Starcrossed
Zebrowski, George. "Starcrossed." Eros in Orbit. Joseph Elder, editor. New York City: Trident Press, 1973. Human-Machines: An Anthology of Stories About Cyborgs. Thomas N. Scortia and George Zebrowski, editors. New York City: Vintage, 1975. And for the text we use: the Cybersex anthology. For translations and many reprints, see Internet Speculative Fiction Database, as of February 2023, on-line here.[1]
Sort of "Rites of Love and Death"[2] in English, in space, and in a short story featuring two — two as we think we should count them — cybernetic/organic entities.
Not exactly "point of view" anything but 3rd-person "indirect discourse" narration from the space/time volume perceptions and mentation within a "starprobe's hull" of a "MOB — Modified Organic Brain embodied in a cyborg relationship with a probe vehicle en route to Antares" (p. [374]) and in relationship with either itself/himself or, a separate entity who genders itself as herself: female (pp. 376-77).
The "ship-embodied MOB" — a brain in a vat — is also in intimate, hardwired connection with the simpler cybernetics of the ship, which themselves include organic portions: "MOB was aware of the myoelectrical nature of the nutrient bath in which it floated, connected via synthetic nerves to the computer and its chemical RNA memory banks of near infinite capacity" (p. 375), and "He remembered the perfection of his unity with the ship as a circle of infinite strength." With her — the other entity (or Other), "his intensity was a sharp line cutting into an open sphere. He saw her vision of him, a hard-muscled body, tissue wrapped around bone, opening her softness, readying to thrust" (p. 379). And she has told him,
"You would have been a man," she said, "if they" [we assume other humans] had not taken your brain before birth and sectioned it for use in this . . . hulk. I was a woman, a part of one at least. You are the only kind of man I may have now. Our brain portions — what remains here rather than being scattered throughout the rest of the probe's systems — are against each other in the core unit, close up against each other in a bath, linked with microwires. As a man you could have held my buttocks and stroked my breast, all the things I should not be remembering. Why can I remember?"

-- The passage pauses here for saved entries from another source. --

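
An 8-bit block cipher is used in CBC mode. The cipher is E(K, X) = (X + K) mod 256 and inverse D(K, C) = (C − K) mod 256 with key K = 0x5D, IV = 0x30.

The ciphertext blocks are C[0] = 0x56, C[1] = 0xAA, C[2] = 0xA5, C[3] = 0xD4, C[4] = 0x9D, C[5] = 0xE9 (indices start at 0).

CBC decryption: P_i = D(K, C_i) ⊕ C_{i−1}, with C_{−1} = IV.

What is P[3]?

P[3] = 0xD2

P[3]: D(K, 0xD4) = 0x77; 0x77 ⊕ 0xA5 = 0xD2.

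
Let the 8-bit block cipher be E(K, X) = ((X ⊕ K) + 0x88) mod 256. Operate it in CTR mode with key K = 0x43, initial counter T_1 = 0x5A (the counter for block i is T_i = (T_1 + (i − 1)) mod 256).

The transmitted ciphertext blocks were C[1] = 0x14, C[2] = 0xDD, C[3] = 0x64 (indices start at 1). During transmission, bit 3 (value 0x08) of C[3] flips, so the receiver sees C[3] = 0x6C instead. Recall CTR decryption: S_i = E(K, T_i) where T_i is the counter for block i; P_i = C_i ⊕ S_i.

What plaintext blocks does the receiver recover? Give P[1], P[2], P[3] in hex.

P[1] = 0xB5, P[2] = 0x7D, P[3] = 0xCB

Only C[3] changed, to 0x6C. In CTR, a change in C_i flips the same bit in P_i only; the keystream is unaffected. Decrypting the received ciphertext:
P[1]: T = 0x5A, S = E(K, T) = 0xA1; 0x14 ⊕ 0xA1 = 0xB5.
P[2]: T = 0x5B, S = E(K, T) = 0xA0; 0xDD ⊕ 0xA0 = 0x7D.
P[3]: T = 0x5C, S = E(K, T) = 0xA7; 0x6C ⊕ 0xA7 = 0xCB.
Blocks that differ from the original plaintext: P[3].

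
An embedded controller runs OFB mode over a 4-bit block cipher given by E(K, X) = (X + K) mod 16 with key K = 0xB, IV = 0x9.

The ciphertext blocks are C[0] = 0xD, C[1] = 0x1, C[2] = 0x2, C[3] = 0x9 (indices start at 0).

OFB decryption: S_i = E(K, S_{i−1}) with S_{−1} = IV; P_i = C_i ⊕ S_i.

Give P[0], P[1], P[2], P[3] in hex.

P[0]: S = E(K, 0x9) = 0x4; 0xD ⊕ 0x4 = 0x9.
P[1]: S = E(K, 0x4) = 0xF; 0x1 ⊕ 0xF = 0xE.
P[2]: S = E(K, 0xF) = 0xA; 0x2 ⊕ 0xA = 0x8.
P[3]: S = E(K, 0xA) = 0x5; 0x9 ⊕ 0x5 = 0xC.

P[0] = 0x9, P[1] = 0xE, P[2] = 0x8, P[3] = 0xC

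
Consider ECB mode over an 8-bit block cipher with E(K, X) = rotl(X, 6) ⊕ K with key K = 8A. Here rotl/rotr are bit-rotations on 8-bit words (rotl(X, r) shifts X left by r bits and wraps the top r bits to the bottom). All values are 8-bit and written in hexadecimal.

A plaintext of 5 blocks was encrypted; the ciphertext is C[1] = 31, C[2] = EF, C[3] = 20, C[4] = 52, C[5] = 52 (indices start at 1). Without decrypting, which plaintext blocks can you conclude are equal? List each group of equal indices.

ECB encrypts each block independently with the same key, so equal ciphertext blocks imply equal plaintext blocks.
C[4] = C[5] = 52, so P[4] = P[5].

P[4] = P[5]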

MOB said, "We might have passed through some turbulence when the hyperdrive was cut in. Now the probe continues to function minimally through its idiot components [...] while the Modified Organic Brain core has become two different awarenesses. * * * [Soon enough]:]
He drew himself toward her with an increasing sense of power. (p. 378)
And they have their rite of love — "'I love you,' MOB said, knowing it would please her" — and they arrive at Antares and a cosmic climax: a small one as cosmic events go, but cosmic, and, we think, freeing them (p. 380).
++++++++++++++++ Cf. and contrast ship's brains in such stories as "Mr. Spaceship," "Chicken Little," "Tithonus," "Plus," Mayflies, "The Knights of Arthur," and McCaffrey's The Ship Who Sang series. For a life-support vat, see Count Zero.